Whereas most software used in health care these days is coded by humans, Google's new machine can understand the data by itself. "They understand what problems are worth solving," Vik Bajaj, a former executive at Verily, a medical sister company to Google, said. "They've now done enough small experiments to know exactly what the fruitful directions are."
What makes a neural network so unique is that, unlike typical AI, it has the ability to learn. They analyze information by mining from examples instead of being hard-coded to follow a specific set of rules. For a paper published in May in Nature, Google fed a neural network with health record data and found that it improved the accuracy of projected outcomes. Those included the length of a patient's hospital visit, when they'd be ready to be discharged, the likelihood that they'd have to be readmitted soon, and even when they would die. Yes, you read that right.
According to Nigam Shah, an associate professor at Stanford University, about 80 percent of the time spent on other existing predictive models goes towards making the relevant information presented in a way that's digestible. With Google's program, "you can throw in the kitchen sink and not have to worry about it," Shah said, according to Bloomberg.
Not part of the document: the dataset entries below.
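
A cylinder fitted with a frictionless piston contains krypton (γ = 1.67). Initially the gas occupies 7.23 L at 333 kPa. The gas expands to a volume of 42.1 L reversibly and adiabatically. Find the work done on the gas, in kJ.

W ≈ -2.49 kJ

P₂ = P₁(V₁/V₂)^γ = 333×(7.23/42.1)^(1.67) = 17.57 kPa.
For a reversible adiabat, W_by_gas = (P₁V₁ − P₂V₂)/(γ−1).
W_by = (333000×0.00723 − 17570×0.0421) / (0.67) = 2490 J.
W_on_gas = −W_by = -2490 J.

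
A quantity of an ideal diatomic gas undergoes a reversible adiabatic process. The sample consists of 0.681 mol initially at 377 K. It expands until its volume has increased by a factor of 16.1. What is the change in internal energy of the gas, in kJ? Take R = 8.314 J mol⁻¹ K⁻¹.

ΔU ≈ -3.58 kJ

Adiabatic: T₁V₁^(γ−1) = T₂V₂^(γ−1) ⇒ T₂ = T₁ (V₁/V₂)^(γ−1).
γ = 7/5 for a diatomic ideal gas, so γ−1 = 2/5.
T₂ = 377 × (1/16.1)^(2/5) = 124.1 K.
Q = 0, so ΔU = W_on_gas = nCᵥΔT with Cᵥ = R/(γ−1) = 20.79 J/(mol·K).
ΔU = 0.681 × 20.79 × (124.1 − 377) = -3580 J.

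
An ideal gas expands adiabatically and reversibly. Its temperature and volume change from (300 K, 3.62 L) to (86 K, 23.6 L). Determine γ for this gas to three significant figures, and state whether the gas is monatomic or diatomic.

TV^(γ−1) = const ⇒ γ − 1 = ln(T₂/T₁) / ln(V₁/V₂).
γ = 1 + ln(86/300) / ln(3.62/23.6) = 1.666.
γ ≈ 1.67 is close to 5/3, so the gas is monatomic.

γ ≈ 1.67; monatomic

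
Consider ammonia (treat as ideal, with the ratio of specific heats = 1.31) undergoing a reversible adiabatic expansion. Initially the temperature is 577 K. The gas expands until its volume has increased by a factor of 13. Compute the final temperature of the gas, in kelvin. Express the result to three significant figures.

T₂ ≈ 261 K

Adiabatic: T₁V₁^(γ−1) = T₂V₂^(γ−1) ⇒ T₂ = T₁ (V₁/V₂)^(γ−1).
T₂ = 577 × (1/13)^(0.31) = 260.5 K.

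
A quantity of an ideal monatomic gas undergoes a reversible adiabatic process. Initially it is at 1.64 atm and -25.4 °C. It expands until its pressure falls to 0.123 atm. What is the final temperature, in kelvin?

Along an adiabat T P^((1−γ)/γ) is constant, so T₂ = T₁ (P₂/P₁)^((γ−1)/γ).
For a monatomic ideal gas γ = 5/3, so (γ−1)/γ = 2/5.
T₁ = -25.4 °C = 247.7 K.
T₂ = 247.7 × (0.123/1.64)^(2/5) = 87.91 K.

T₂ ≈ 87.9 K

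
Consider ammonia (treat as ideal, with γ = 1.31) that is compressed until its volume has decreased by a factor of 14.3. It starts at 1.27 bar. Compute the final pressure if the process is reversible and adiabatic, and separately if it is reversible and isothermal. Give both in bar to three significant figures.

Isothermal: P₂ = P₁(V₁/V₂) = 1.27×14.3 = 18.16 bar.
Adiabatic: P₂ = P₁(V₁/V₂)^γ = 1.27×14.3^(1.31) = 41.43 bar.

adiabatic: 41.4 bar; isothermal: 18.2 bar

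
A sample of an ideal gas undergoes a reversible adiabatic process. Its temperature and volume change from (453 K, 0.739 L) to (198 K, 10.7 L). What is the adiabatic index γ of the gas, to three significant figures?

γ ≈ 1.31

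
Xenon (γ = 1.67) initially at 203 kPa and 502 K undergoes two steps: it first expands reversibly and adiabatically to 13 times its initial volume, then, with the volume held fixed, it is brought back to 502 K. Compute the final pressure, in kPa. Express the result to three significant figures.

Adiabatic step (PV^γ = const): P₂ = 203×(1/13)^(1.67) = 2.8 kPa; T₂ = 502×(1/13)^(0.67) = 90.02 K.
Isochoric: P₃ = P₂(T₃/T₂) = 2.8 × (502/90.02) = 15.62 kPa.

P₃ ≈ 15.6 kPa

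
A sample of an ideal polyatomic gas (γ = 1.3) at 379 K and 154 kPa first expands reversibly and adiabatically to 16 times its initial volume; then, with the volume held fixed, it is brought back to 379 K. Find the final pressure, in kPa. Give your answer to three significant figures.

P₃ ≈ 9.63 kPa

Adiabatic step (PV^γ = const): P₂ = 154×(1/16)^(1.3) = 4.19 kPa; T₂ = 379×(1/16)^(0.3) = 165 K.
Isochoric: P₃ = P₂(T₃/T₂) = 4.19 × (379/165) = 9.625 kPa.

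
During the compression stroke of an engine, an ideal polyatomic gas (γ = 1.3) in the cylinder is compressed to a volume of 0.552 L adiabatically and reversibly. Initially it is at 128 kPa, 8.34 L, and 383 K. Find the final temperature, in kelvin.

For a reversible adiabat TV^(γ−1) is constant, so T₂ = T₁ (V₁/V₂)^(γ−1).
T₂ = 383 × (8.34/0.552)^(0.3) = 864.9 K.

T₂ ≈ 865 K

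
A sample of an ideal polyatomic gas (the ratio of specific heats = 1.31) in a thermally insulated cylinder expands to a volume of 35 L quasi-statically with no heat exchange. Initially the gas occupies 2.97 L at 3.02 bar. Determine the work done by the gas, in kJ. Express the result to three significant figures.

W ≈ 1.55 kJ

P₂ = P₁(V₁/V₂)^γ = 3.02×(2.97/35)^(1.31) = 0.1193 bar.
For a reversible adiabat, W_by_gas = (P₁V₁ − P₂V₂)/(γ−1).
W_by = (302000×0.00297 − 11930×0.035) / (0.31) = 1547 J.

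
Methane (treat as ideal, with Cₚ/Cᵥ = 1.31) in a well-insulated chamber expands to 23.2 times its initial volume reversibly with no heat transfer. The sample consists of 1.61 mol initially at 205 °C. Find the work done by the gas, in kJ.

For a reversible adiabat TV^(γ−1) is constant, so T₂ = T₁ (V₁/V₂)^(γ−1).
T₁ = 205 °C = 478.1 K.
T₂ = 478.1 × (1/23.2)^(0.31) = 180.4 K.
Q = 0, so ΔU = W_on_gas = nCᵥΔT with Cᵥ = R/(γ−1) = 26.82 J/(mol·K).
ΔU = 1.61 × 26.82 × (180.4 − 478.1) = -12860 J.
Work done by the gas = −ΔU = 12860 J.

W ≈ 12.9 kJ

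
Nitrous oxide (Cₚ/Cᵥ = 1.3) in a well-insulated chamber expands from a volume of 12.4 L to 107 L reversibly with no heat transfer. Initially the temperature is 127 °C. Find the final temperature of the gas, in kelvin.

For a reversible adiabat TV^(γ−1) is constant, so T₂ = T₁ (V₁/V₂)^(γ−1).
T₁ = 127 °C = 400.1 K.
T₂ = 400.1 × (12.4/107)^(0.3) = 209.6 K.

T₂ ≈ 210 K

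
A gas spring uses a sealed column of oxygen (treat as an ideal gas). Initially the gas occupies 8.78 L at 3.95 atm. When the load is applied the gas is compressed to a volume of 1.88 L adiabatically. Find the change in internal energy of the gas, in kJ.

γ = 7/5 for a diatomic ideal gas.
P₂ = P₁(V₁/V₂)^γ = 3.95×(8.78/1.88)^(7/5) = 34.17 atm.
For a reversible adiabat, W_by_gas = (P₁V₁ − P₂V₂)/(γ−1).
W_by = (400200×0.00878 − 3.462×10^6×0.00188) / (2/5) = -7488 J.
Q = 0 ⇒ ΔU = −W_by = 7488 J.

ΔU ≈ 7.49 kJ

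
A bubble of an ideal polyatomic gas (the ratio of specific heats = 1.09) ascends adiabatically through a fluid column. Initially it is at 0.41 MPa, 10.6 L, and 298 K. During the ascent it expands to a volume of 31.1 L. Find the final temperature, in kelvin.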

The study used data from two hospitals, The University of California, San Francisco and the University of Chicago, to create its predictive model. It built two separate models for each hospital, with a combined 46 billion data points, anonymized to protect patients and the hospital from potential violations of the Health Insurance Portability and Accountability Act (HIPAA).
The study highlighted the case of a woman with late-stage breast cancer. The hospital's computers said that she had a 9.3 percent chance of dying during her visit. Google analyzed 175,639 data points from the woman and found instead that her risk of dying was actually 19.9 percent. She died a few days later.
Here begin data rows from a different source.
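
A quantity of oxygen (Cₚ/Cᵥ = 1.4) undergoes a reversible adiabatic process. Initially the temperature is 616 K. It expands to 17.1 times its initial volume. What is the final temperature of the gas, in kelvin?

T₂ ≈ 198 K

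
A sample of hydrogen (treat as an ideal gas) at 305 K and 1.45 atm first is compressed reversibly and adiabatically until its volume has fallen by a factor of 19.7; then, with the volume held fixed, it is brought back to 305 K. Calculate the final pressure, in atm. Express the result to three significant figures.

For a diatomic ideal gas γ = 7/5.
Adiabatic step (PV^γ = const): P₂ = 1.45×19.7^(7/5) = 94.11 atm; T₂ = 305×19.7^(2/5) = 1005 K.
Isochoric: P₃ = P₂(T₃/T₂) = 94.11 × (305/1005) = 28.57 atm.

P₃ ≈ 28.6 atm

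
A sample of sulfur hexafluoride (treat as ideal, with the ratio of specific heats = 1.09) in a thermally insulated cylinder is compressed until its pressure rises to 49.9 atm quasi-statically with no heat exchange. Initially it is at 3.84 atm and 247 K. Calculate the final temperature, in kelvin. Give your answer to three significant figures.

Adiabatic: T₂/T₁ = (P₂/P₁)^((γ−1)/γ).
T₂ = 247 × (49.9/3.84)^(0.0826) = 305.3 K.

T₂ ≈ 305 K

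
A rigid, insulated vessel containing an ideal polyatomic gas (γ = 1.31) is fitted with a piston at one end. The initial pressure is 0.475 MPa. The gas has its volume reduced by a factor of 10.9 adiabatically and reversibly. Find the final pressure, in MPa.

P₂ ≈ 10.9 MPa

Adiabatic: P₁V₁^γ = P₂V₂^γ ⇒ P₂ = P₁ (V₁/V₂)^γ.
P₂ = 0.475 × 10.9^(1.31) = 10.86 MPa.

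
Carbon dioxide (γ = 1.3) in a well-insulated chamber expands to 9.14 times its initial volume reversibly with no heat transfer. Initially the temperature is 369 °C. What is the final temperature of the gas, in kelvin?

For a reversible adiabat TV^(γ−1) is constant, so T₂ = T₁ (V₁/V₂)^(γ−1).
T₁ = 369 °C = 642.1 K.
T₂ = 642.1 × (1/9.14)^(0.3) = 330.6 K.

T₂ ≈ 331 K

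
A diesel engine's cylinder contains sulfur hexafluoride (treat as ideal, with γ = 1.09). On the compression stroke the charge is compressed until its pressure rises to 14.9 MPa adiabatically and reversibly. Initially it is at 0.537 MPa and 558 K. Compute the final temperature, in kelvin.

T₂ ≈ 734 K

Adiabatic: T₂/T₁ = (P₂/P₁)^((γ−1)/γ).
T₂ = 558 × (14.9/0.537)^(0.0826) = 734.2 K.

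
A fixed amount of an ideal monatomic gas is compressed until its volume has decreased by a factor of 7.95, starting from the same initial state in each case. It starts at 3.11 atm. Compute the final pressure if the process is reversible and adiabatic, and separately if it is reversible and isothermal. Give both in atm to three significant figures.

adiabatic: 98.5 atm; isothermal: 24.7 atm

For a monatomic ideal gas γ = 5/3.
Isothermal: P₂ = P₁(V₁/V₂) = 3.11×7.95 = 24.72 atm.
Adiabatic: P₂ = P₁(V₁/V₂)^γ = 3.11×7.95^(5/3) = 98.49 atm.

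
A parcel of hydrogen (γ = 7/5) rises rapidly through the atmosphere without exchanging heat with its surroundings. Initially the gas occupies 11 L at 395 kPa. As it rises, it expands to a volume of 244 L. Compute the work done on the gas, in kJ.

W ≈ -7.72 kJ

P₂ = P₁(V₁/V₂)^γ = 395×(11/244)^(7/5) = 5.155 kPa.
For a reversible adiabat, W_by_gas = (P₁V₁ − P₂V₂)/(γ−1).
W_by = (395000×0.011 − 5155×0.244) / (2/5) = 7718 J.
W_on_gas = −W_by = -7718 J.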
Medical professionals were most impressed by Google's ability to look for data that was previously hard to access, like notes scribbled in a PDF and old charts — things that would take a human hours to comb through for pertinent information. Google's model also showcased the records on which it based its conclusions.
Google's product is expected to have huge implications in the healthcare world. It'll help doctors diagnose diseases and prioritize patient care, among numerous other benefits. Already, other AI systems have proven more capable of diagnosing lung cancer and heart disease than human doctors.
But Google isn't stopping there. According to EHR (Electronic Health Records) Intelligence, Google recently posted four internal job openings for a project called "Medical Digital Assist," with the aim of finding developers to build a "next gen clinical visit experience."
That project will use Google's already existing voice recognition technology to listen to patients and take notes in place of their doctor. Simultaneously, it will process that information to find key pieces of data to paint a picture of the patient's ailments.
How long before your doctor starts to look like the holographic chief medical officer from Star Trek Voyager, whose only quarters were chips in the computer's memory? Nobody can say for sure, but Google's AI chief Jeff Dean told Bloomberg that the company's next step is to get clinics to pick up their predictive system. Once they've partnered with more institutions, their model will only improve as it gains access to their records. It follows that it could only become more ubiquitous at institutions whose workers are sworn to save lives.